The Indian view of the American election

American liberals were allies to India's independence movement. And John K. Galbraith, the economist, used to be the American ambassador to India; he is still beloved here. So, at one level, it's no surprise that a column titled "McCain vs Obama: Who's better for India" would come down plumb in favor of Obama. But the thing is ... with Indian-Americans being the wealthiest minority in the US, the group tends Republican and that has been seeping into the home country's media as well. Plus, the Bush administration has actually been good for India, not getting in the way of the offshoring boom, proposing a nuclear deal and accepting India's views of Islamic terrorism. So, it should really have been a toss up with good arguments for both candidates.

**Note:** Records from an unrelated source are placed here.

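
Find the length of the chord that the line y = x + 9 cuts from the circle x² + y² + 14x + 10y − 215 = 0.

Substitute y = x + 9:
2x² + 42x − 44 = 0  ⟹  x² + 21x − 22 = 0
x = 1 or x = −22, giving (1, 10) and (−22, −13).
Chord length = distance between (1, 10) and (−22, −13) = √1058 = 23√2.

23√2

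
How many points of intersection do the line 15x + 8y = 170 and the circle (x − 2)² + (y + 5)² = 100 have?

Substituting the line into the circle gives 289x² − 6556x + 37956 = 0.
Δ = 42981136 − 43877136 = −896000.
No real roots: the line does not meet the circle.

0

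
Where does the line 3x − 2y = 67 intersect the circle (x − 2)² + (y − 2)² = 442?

(11, −17) and (23, 1)

Express y = (−67 + 3x)/2 and substitute into the circle:
13x² − 442x + 3289 = 0  ⟹  x² − 34x + 253 = 0
x = 23 or x = 11, giving (23, 1) and (11, −17).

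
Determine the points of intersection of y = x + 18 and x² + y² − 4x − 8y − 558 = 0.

(−21, −3) and (9, 27)

Express y = x + 18 and substitute into the circle:
2x² + 24x − 378 = 0  ⟹  x² + 12x − 189 = 0
x = 9 or x = −21, giving (9, 27) and (−21, −3).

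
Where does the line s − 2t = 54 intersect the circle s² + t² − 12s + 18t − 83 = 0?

From the line, t = (−54 + s)/2. Substituting:
5s² − 120s + 640 = 0  ⟹  s² − 24s + 128 = 0
s = 16 or s = 8, giving (16, −19) and (8, −23).

(8, −23) and (16, −19)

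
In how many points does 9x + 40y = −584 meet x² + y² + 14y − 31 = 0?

2

Centre (0, −7), r² = 80. Distance² from centre to line = (304)²/1681 = 92416/1681.
Since d² < r², the line cuts the circle twice.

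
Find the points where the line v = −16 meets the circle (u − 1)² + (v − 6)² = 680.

Express v = −16 and substitute into the circle:
u² − 2u − 195 = 0
u = 15 or u = −13, giving (15, −16) and (−13, −16).

(−13, −16) and (15, −16)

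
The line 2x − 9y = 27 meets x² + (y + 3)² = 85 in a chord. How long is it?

The distance from (0, −3) to the line is 0/√85, and r² = 85.
Half the chord is √(r² − d²) = √(85), so the full chord is 2√85.

2√85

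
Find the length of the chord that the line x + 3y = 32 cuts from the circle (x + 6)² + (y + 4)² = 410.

Centre (−6, −4), r² = 410. Perpendicular distance d from centre to line = |−50| / √10 = 50/√10.
Chord = 2√(r² − d²) = 2·√(160) = 8√10.

8√10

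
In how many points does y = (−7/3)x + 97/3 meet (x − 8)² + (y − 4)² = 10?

0

d² = (7·8 + 3·4 − (97))²/58 = 29/2; r² = 10.
Since d² > r², the line lies outside the circle.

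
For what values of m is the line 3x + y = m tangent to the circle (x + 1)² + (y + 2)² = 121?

The line touches the circle iff its distance from (−1, −2) is 11:
|3·(−1) + 1·(−2) − m| / √10 = 11
|m − (−5)| = 11√10.

m = −5 ± 11√10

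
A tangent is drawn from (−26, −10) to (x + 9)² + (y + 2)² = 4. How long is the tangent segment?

√349

With centre O = (−9, −2), |OP|² = 353 and r² = 4.
The tangent meets the radius at right angles, so tangent² = |PO|² − r² = 353 − 4 = 349.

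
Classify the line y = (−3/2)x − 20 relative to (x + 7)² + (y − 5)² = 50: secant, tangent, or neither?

Substituting the line into the circle gives 13x² + 356x + 2496 = 0.
Discriminant = (356)² − 4·13·(2496) = −3056 < 0.
No real roots: the line does not meet the circle.

neither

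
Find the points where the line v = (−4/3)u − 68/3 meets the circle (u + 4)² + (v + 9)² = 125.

Substitute v = (−68 − 4u)/3:
25u² + 400u + 700 = 0  ⟹  u² + 16u + 28 = 0
u = −2 or u = −14, giving (−2, −20) and (−14, −4).

(−14, −4) and (−2, −20)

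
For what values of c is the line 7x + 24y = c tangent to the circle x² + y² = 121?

The line touches the circle iff its distance from (0, 0) is 11:
|7·0 + 24·0 − c| / √625 = 11
|c| = 11·25, so c = 275 or c = −275.

c = −275 or c = 275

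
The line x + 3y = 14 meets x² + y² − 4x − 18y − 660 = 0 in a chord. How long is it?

The distance from (2, 9) to the line is 15/√10, and r² = 745.
Chord = 2√(r² − d²) = 2·√(1445/2) = 17√10.

17√10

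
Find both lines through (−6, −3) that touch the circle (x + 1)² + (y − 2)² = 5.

2x − y = −9 and x − 2y = 0

Let a tangent through (−6, −3) have slope m. Its distance from (−1, 2) must equal √5:
[m·(5) − (5)]² = 5(m² + 1)
2m² − 5m + 2 = 0, so m = 2 or m = 1/2.
With m = 2: 2x − y = −9. With m = 1/2: x − 2y = 0.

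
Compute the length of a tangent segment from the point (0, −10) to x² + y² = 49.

√51

With centre O = (0, 0), |OP|² = 100 and r² = 49.
The tangent meets the radius at right angles, so tangent² = |PO|² − r² = 100 − 49 = 51.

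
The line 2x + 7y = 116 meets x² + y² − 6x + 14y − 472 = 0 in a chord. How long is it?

The distance from (3, −7) to the line is 159/√53, and r² = 530.
Chord = 2√(r² − d²) = 2·√(53) = 2√53.

2√53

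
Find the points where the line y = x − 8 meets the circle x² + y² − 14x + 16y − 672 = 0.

From the line, y = x − 8. Substituting:
2x² − 14x − 736 = 0  ⟹  x² − 7x − 368 = 0
x = 23 or x = −16, giving (23, 15) and (−16, −24).

(−16, −24) and (23, 15)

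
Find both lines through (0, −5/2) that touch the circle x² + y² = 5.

A line y − (−5/2) = m(x − (0)) is tangent when its distance from (0, 0) is √5:
(0m − (5/2))² = 5(m² + 1)
4m² − 1 = 0, so m = −1/2 or m = 1/2.
With m = −1/2: x + 2y = −5. With m = 1/2: x − 2y = 5.

x + 2y = −5 and x − 2y = 5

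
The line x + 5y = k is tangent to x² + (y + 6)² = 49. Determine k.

k = −30 ± 7√26

Tangency holds when the distance from the centre (0, −6) to the line equals the radius 7:
|1·0 + 5·(−6) − k| / √26 = 7
|k − (−30)| = 7√26.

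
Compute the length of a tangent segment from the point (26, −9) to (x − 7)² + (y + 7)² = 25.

2√85

With centre O = (7, −7), |OP|² = 365 and r² = 25.
Power of the point: PT² = |PO|² − r² = 340, so PT = 2√85.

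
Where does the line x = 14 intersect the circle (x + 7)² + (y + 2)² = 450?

(14, −5) and (14, 1)

The line gives x = 14. Substituting into the circle:
y² + 4y − 5 = 0
y = 1 or y = −5, giving (14, 1) and (14, −5).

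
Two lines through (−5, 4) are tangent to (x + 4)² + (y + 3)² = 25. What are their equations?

Let a tangent through (−5, 4) have slope m. Its distance from (−4, −3) must equal 5:
[m·(1) − (−7)]² = 25(m² + 1)
12m² − 7m − 12 = 0, so m = −3/4 or m = 4/3.
Through (−5, 4) these give 3x + 4y = 1 and 4x − 3y = −32.

3x + 4y = 1 and 4x − 3y = −32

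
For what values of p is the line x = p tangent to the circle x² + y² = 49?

p = −7 or p = 7

Tangency holds when the distance from the centre (0, 0) to the line equals the radius 7:
|1·0 + 0·0 − p| / √1 = 7
|p| = 7, so p = 7 or p = −7.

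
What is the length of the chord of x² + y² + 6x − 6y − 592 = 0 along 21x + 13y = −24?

2√610

Centre (−3, 3), r² = 610. Perpendicular distance d from centre to line = |0| / √610 = 0/√610.
Chord = 2√(r² − d²) = 2·√(610) = 2√610.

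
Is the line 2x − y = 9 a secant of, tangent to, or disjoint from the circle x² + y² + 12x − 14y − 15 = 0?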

However, the author is clearly taken with Obama's personal knowledge of the region (as opposed to McCain's knowledge of the subcontinent only through official visits):
But here's a trivial observation that suggests why Obama, because of his eclectic and unusual upbringing, may be different: He's the only American leader who has been heard to pronounce Gandhi and Pakistan correctly — just like it's pronounced in the subcontinent (Gaan-dhi, not Gain-dee; Paak-isthaan, not Pack-is-tan). In other conversations, Obama has also referred to Indian success in technology fields, and drawn comparisons between his father (who came to the US "without money, but with a student visa and a determination to succeed") and the experiences of Indian immigrants.

Such empathy and "connection" to immigrants from the subcontinent is only one part of Obama's plural multi-ethnic background and wide-ranging eclectic education (American, African, even part-Asian) that makes him arguably the most unusual and exciting presidential candidate in US history — more universalist than American.

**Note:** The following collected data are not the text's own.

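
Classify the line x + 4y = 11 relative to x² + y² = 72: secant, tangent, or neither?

Centre (0, 0), r² = 72. Distance² from centre to line = (−11)²/17 = 121/17.
Since d² < r², the line cuts the circle twice.

secant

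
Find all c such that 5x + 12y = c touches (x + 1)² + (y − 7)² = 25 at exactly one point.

c = 14 or c = 144

The line touches the circle iff its distance from (−1, 7) is 5:
|5·(−1) + 12·7 − c| / √169 = 5
|c − (79)| = 5·13, so c = 144 or c = 14.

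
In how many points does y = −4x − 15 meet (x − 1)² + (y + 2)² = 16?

0

Centre (1, −2), r² = 16. Distance² from centre to line = (17)²/17 = 17.
Since d² > r², the line lies outside the circle.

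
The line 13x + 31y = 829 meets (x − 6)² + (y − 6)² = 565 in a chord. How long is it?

√1130

Centre (6, 6), r² = 565. Perpendicular distance d from centre to line = |−565| / √1130 = 565/√1130.
Half the chord is √(r² − d²) = √(565/2), so the full chord is √1130.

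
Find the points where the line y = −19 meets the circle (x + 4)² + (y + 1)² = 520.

Express y = −19 and substitute into the circle:
x² + 8x − 180 = 0
x = 10 or x = −18, giving (10, −19) and (−18, −19).

(−18, −19) and (10, −19)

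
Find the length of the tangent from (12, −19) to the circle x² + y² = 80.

5√17

Centre (0, 0), r² = 80. |PO|² = (12)² + (−19)² = 505.
The tangent meets the radius at right angles, so tangent² = |PO|² − r² = 505 − 80 = 425.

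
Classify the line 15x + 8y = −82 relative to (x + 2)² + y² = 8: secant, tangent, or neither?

d² = (15·(−2) + 8·0 − (−82))²/289 = 2704/289; r² = 8.
Since d² > r², the line lies outside the circle.

neither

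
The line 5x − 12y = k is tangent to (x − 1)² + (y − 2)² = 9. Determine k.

The line touches the circle iff its distance from (1, 2) is 3:
|5·1 − 12·2 − k| / √169 = 3
|k − (−19)| = 3·13, so k = 20 or k = −58.

k = −58 or k = 20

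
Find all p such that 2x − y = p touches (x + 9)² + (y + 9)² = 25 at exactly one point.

p = −9 ± 5√5

Tangency holds when the distance from the centre (−9, −9) to the line equals the radius 5:
|2·(−9) − 1·(−9) − p| / √5 = 5
|p − (−9)| = 5√5.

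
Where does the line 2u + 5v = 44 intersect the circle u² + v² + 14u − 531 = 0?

Substitute v = (44 − 2u)/5:
29u² + 174u − 11339 = 0  ⟹  u² + 6u − 391 = 0
u = 17 or u = −23, giving (17, 2) and (−23, 18).

(−23, 18) and (17, 2)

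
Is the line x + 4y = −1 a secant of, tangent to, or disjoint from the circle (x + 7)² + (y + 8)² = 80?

disjoint

Substituting the line into the circle gives 17x² + 162x + 465 = 0.
Δ = 26244 − 31620 = −5376.
No real roots: the line does not meet the circle.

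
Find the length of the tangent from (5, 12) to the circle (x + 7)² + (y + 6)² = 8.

Centre (−7, −6), r² = 8. |PO|² = (12)² + (18)² = 468.
Power of the point: PT² = |PO|² − r² = 460, so PT = 2√115.

2√115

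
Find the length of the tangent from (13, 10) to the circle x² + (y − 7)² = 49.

√129

With centre O = (0, 7), |OP|² = 178 and r² = 49.
By the tangent–radius right angle, tangent length = √(|PO|² − r²) = √129.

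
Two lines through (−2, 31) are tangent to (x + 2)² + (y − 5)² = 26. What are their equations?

A line y − (31) = m(x − (−2)) is tangent when its distance from (−2, 5) is √26:
[m·(0) − (−26)]² = 26(m² + 1)
m² − 25 = 0, so m = −5 or m = 5.
Through (−2, 31) these give 5x + y = 21 and 5x − y = −41.

5x + y = 21 and 5x − y = −41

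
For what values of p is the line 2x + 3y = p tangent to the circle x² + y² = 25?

p = ±5√13

Tangency holds when the distance from the centre (0, 0) to the line equals the radius 5:
|2·0 + 3·0 − p| / √13 = 5
|p| = 5√13.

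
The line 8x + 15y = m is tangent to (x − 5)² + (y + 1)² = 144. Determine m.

The line touches the circle iff its distance from (5, −1) is 12:
|8·5 + 15·(−1) − m| / √289 = 12
|m − (25)| = 12·17, so m = 229 or m = −179.

m = −179 or m = 229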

Meanwhile, the case for McCain is more cerebral and less from the heart:
Conventional wisdom in Indian circles is that a McCain win will result in a broad continuation of Bush administration policies, including a possible revival of the US-India nuclear deal in the event of a favourable political alignment and atmosphere after the general elections.
and in the all-important (to India) issue of Islamic terrorism, McCain would be unreliable, whereas Obama may do the right thing:
Despite his abiding friendship with Pakistanis from his collegiate days, Obama appears to view a military-dominated Pakistan and the fundamentalist monarchy in Saudi Arabia with deep distrust (his Karachi visit happened during the Zia years). McCain, on the other hand, is the author of the long-running Republican coziness with the fundamentalists and militarists in Riyadh and Islamabad respectively, dispensations that India too has reservations about.